IEEE Trans Neural Syst Rehabil Eng. 2024;32:2864-2872. doi: 10.1109/TNSRE.2024.3438436. Epub 2024 Aug 12.
Hand function assessments in a clinical setting are critical for upper limb rehabilitation after spinal cord injury (SCI) but may not accurately reflect performance in an individual's home environment. When paired with computer vision models, egocentric videos from wearable cameras provide an opportunity for remote hand function assessment during real activities of daily living (ADLs). This study demonstrates the use of computer vision models to predict clinical hand function assessment scores from egocentric video. SlowFast, MViT, and MaskFeat models were trained and validated on a custom SCI dataset, which contained a variety of ADLs carried out in a simulated home environment.
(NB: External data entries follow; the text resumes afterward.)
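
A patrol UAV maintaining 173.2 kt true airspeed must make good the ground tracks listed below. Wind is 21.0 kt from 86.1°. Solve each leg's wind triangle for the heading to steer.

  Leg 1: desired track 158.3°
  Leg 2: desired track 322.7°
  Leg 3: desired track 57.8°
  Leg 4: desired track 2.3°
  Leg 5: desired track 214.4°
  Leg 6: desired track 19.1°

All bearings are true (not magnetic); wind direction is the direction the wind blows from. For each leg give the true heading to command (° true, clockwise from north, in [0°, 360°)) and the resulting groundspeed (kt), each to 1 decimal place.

Leg 1: heading=151.7°, groundspeed=165.6 kt
Leg 2: heading=328.5°, groundspeed=183.9 kt
Leg 3: heading=61.1°, groundspeed=154.4 kt
Leg 4: heading=9.2°, groundspeed=169.7 kt
Leg 5: heading=208.9°, groundspeed=185.4 kt
Leg 6: heading=25.5°, groundspeed=163.9 kt

Leg 1: desired track 158.3°; wind correction -6.6° → command heading 151.7°, groundspeed 165.6 kt
Leg 2: desired track 322.7°; wind correction +5.8° → command heading 328.5°, groundspeed 183.9 kt
Leg 3: desired track 57.8°; wind correction +3.3° → command heading 61.1°, groundspeed 154.4 kt
Leg 4: desired track 2.3°; wind correction +6.9° → command heading 9.2°, groundspeed 169.7 kt
Leg 5: desired track 214.4°; wind correction -5.5° → command heading 208.9°, groundspeed 185.4 kt
Leg 6: desired track 19.1°; wind correction +6.4° → command heading 25.5°, groundspeed 163.9 kt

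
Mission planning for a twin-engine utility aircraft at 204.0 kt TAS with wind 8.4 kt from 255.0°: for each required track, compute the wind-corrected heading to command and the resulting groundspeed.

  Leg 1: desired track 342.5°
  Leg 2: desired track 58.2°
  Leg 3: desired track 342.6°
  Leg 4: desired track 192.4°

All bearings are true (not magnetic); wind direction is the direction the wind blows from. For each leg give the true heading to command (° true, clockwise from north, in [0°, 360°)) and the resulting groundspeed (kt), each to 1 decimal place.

Leg 1: desired track 342.5°; wind correction -2.4° → command heading 340.1°, groundspeed 203.5 kt
Leg 2: desired track 58.2°; wind correction -0.7° → command heading 57.5°, groundspeed 212.0 kt
Leg 3: desired track 342.6°; wind correction -2.4° → command heading 340.2°, groundspeed 203.5 kt
Leg 4: desired track 192.4°; wind correction +2.1° → command heading 194.5°, groundspeed 200.0 kt

Leg 1: heading=340.1°, groundspeed=203.5 kt
Leg 2: heading=57.5°, groundspeed=212.0 kt
Leg 3: heading=340.2°, groundspeed=203.5 kt
Leg 4: heading=194.5°, groundspeed=200.0 kt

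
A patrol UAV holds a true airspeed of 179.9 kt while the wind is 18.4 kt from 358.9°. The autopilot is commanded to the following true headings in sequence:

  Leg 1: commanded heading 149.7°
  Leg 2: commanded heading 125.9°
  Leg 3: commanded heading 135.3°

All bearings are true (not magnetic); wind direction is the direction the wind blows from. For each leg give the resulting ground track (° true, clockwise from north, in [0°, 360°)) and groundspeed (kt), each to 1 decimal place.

Leg 1: heading 149.7°; drift +2.6° → track 152.3°, groundspeed 196.2 kt
Leg 2: heading 125.9°; drift +4.4° → track 130.3°, groundspeed 191.5 kt
Leg 3: heading 135.3°; drift +3.8° → track 139.1°, groundspeed 193.6 kt

Leg 1: track=152.3°, groundspeed=196.2 kt
Leg 2: track=130.3°, groundspeed=191.5 kt
Leg 3: track=139.1°, groundspeed=193.6 kt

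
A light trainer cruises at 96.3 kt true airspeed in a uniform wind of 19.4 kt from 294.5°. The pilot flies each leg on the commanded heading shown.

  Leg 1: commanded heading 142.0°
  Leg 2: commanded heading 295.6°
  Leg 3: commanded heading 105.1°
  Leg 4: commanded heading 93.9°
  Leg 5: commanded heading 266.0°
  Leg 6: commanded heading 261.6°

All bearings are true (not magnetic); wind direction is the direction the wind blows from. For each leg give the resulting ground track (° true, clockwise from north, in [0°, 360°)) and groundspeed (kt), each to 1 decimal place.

Leg 1: heading 142.0°; drift -4.5° → track 137.5°, groundspeed 113.9 kt
Leg 2: heading 295.6°; drift +0.3° → track 295.9°, groundspeed 76.9 kt
Leg 3: heading 105.1°; drift +1.6° → track 106.7°, groundspeed 115.5 kt
Leg 4: heading 93.9°; drift +3.4° → track 97.3°, groundspeed 114.7 kt
Leg 5: heading 266.0°; drift -6.7° → track 259.3°, groundspeed 79.8 kt
Leg 6: heading 261.6°; drift -7.5° → track 254.1°, groundspeed 80.7 kt

Leg 1: track=137.5°, groundspeed=113.9 kt
Leg 2: track=295.9°, groundspeed=76.9 kt
Leg 3: track=106.7°, groundspeed=115.5 kt
Leg 4: track=97.3°, groundspeed=114.7 kt
Leg 5: track=259.3°, groundspeed=79.8 kt
Leg 6: track=254.1°, groundspeed=80.7 kt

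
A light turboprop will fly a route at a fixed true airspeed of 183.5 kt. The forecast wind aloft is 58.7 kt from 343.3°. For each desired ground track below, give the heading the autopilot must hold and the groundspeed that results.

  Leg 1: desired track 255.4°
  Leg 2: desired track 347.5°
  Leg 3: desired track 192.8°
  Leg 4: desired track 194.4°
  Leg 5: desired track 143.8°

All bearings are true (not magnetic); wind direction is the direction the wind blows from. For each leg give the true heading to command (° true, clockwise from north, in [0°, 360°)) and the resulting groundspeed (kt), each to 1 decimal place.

Leg 1: desired track 255.4°; wind correction +18.6° → command heading 274.0°, groundspeed 171.7 kt
Leg 2: desired track 347.5°; wind correction -1.3° → command heading 346.2°, groundspeed 124.9 kt
Leg 3: desired track 192.8°; wind correction +9.1° → command heading 201.9°, groundspeed 232.3 kt
Leg 4: desired track 194.4°; wind correction +9.5° → command heading 203.9°, groundspeed 231.2 kt
Leg 5: desired track 143.8°; wind correction -6.1° → command heading 137.7°, groundspeed 237.8 kt

Leg 1: heading=274.0°, groundspeed=171.7 kt
Leg 2: heading=346.2°, groundspeed=124.9 kt
Leg 3: heading=201.9°, groundspeed=232.3 kt
Leg 4: heading=203.9°, groundspeed=231.2 kt
Leg 5: heading=137.7°, groundspeed=237.8 kt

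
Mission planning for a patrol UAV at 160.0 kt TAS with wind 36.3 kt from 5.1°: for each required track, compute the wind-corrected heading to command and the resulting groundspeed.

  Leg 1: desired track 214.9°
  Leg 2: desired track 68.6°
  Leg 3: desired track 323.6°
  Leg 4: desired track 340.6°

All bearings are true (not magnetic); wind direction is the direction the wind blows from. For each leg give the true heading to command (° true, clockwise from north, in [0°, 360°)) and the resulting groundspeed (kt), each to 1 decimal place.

Leg 1: heading=221.4°, groundspeed=190.5 kt
Leg 2: heading=56.9°, groundspeed=140.5 kt
Leg 3: heading=332.2°, groundspeed=131.0 kt
Leg 4: heading=346.0°, groundspeed=126.3 kt

Leg 1: desired track 214.9°; wind correction +6.5° → command heading 221.4°, groundspeed 190.5 kt
Leg 2: desired track 68.6°; wind correction -11.7° → command heading 56.9°, groundspeed 140.5 kt
Leg 3: desired track 323.6°; wind correction +8.6° → command heading 332.2°, groundspeed 131.0 kt
Leg 4: desired track 340.6°; wind correction +5.4° → command heading 346.0°, groundspeed 126.3 kt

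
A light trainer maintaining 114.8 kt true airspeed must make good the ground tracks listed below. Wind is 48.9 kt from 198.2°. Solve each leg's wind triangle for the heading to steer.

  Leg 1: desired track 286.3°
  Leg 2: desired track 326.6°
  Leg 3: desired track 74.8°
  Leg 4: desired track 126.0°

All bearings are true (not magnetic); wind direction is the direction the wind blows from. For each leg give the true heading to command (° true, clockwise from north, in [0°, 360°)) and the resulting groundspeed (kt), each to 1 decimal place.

Leg 1: desired track 286.3°; wind correction -25.2° → command heading 261.1°, groundspeed 102.3 kt
Leg 2: desired track 326.6°; wind correction -19.5° → command heading 307.1°, groundspeed 138.6 kt
Leg 3: desired track 74.8°; wind correction +20.8° → command heading 95.6°, groundspeed 134.2 kt
Leg 4: desired track 126.0°; wind correction +23.9° → command heading 149.9°, groundspeed 90.0 kt

Leg 1: heading=261.1°, groundspeed=102.3 kt
Leg 2: heading=307.1°, groundspeed=138.6 kt
Leg 3: heading=95.6°, groundspeed=134.2 kt
Leg 4: heading=149.9°, groundspeed=90.0 kt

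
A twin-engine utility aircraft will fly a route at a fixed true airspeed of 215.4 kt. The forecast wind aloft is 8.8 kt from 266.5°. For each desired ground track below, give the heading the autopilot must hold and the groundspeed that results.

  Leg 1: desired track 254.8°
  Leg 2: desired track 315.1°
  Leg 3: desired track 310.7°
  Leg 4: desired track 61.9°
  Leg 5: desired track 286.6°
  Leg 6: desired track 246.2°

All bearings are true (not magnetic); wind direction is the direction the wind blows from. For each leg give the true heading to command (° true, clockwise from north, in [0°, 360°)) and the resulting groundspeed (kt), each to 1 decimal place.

Leg 1: desired track 254.8°; wind correction +0.5° → command heading 255.3°, groundspeed 206.8 kt
Leg 2: desired track 315.1°; wind correction -1.8° → command heading 313.3°, groundspeed 209.5 kt
Leg 3: desired track 310.7°; wind correction -1.6° → command heading 309.1°, groundspeed 209.0 kt
Leg 4: desired track 61.9°; wind correction -1.0° → command heading 60.9°, groundspeed 223.4 kt
Leg 5: desired track 286.6°; wind correction -0.8° → command heading 285.8°, groundspeed 207.1 kt
Leg 6: desired track 246.2°; wind correction +0.8° → command heading 247.0°, groundspeed 207.1 kt

Leg 1: heading=255.3°, groundspeed=206.8 kt
Leg 2: heading=313.3°, groundspeed=209.5 kt
Leg 3: heading=309.1°, groundspeed=209.0 kt
Leg 4: heading=60.9°, groundspeed=223.4 kt
Leg 5: heading=285.8°, groundspeed=207.1 kt
Leg 6: heading=247.0°, groundspeed=207.1 kt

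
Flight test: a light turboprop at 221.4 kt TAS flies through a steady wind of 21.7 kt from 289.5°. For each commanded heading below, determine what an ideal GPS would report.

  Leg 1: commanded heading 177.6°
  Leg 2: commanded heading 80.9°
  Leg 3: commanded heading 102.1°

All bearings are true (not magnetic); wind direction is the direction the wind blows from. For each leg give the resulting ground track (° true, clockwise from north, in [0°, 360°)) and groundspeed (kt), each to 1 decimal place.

Leg 1: heading 177.6°; drift -5.0° → track 172.6°, groundspeed 230.4 kt
Leg 2: heading 80.9°; drift +2.5° → track 83.4°, groundspeed 240.7 kt
Leg 3: heading 102.1°; drift +0.7° → track 102.8°, groundspeed 242.9 kt

Leg 1: track=172.6°, groundspeed=230.4 kt
Leg 2: track=83.4°, groundspeed=240.7 kt
Leg 3: track=102.8°, groundspeed=242.9 kt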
The dataset was annotated with clinical hand function assessment scores using an adapted scale applicable to a wide range of object interactions. An accuracy of 0.551±0.139, mean absolute error (MAE) of 0.517±0.184, and F1 score of 0.547±0.151 was achieved on the 5-class classification task. An accuracy of 0.724±0.135, MAE of 0.290±0.140, and F1 score of 0.733±0.144 was achieved on a consolidated 3-class classification task. This novel approach, for the first time, demonstrates the prediction of hand function assessment scores from egocentric video after SCI.
在临床环境中进行手部功能评估对于脊髓损伤(SCI)后的上肢康复至关重要,但可能无法准确反映个体在家庭环境中的表现。当与计算机视觉模型结合使用时,可穿戴相机的自拍摄像头提供了在日常生活活动(ADL)中进行远程手部功能评估的机会。本研究展示了如何使用计算机视觉模型从自拍摄像预测临床手部功能评估得分。SlowFast、MViT 和 MaskFeat 模型在一个定制的 SCI 数据集上进行了训练和验证,该数据集包含了在模拟家庭环境中进行的各种 ADL。该数据集使用适用于广泛物体交互的改编量表,对临床手部功能评估得分进行了注释。在 5 类分类任务中,实现了 0.551±0.139 的准确率、0.517±0.184 的平均绝对误差(MAE)和 0.547±0.151 的 F1 得分。在统一的 3 类分类任务中,实现了 0.724±0.135 的准确率、0.290±0.140 的 MAE 和 0.733±0.144 的 F1 得分。这种新方法首次证明了可以从 SCI 后的自拍摄像预测手部功能评估得分。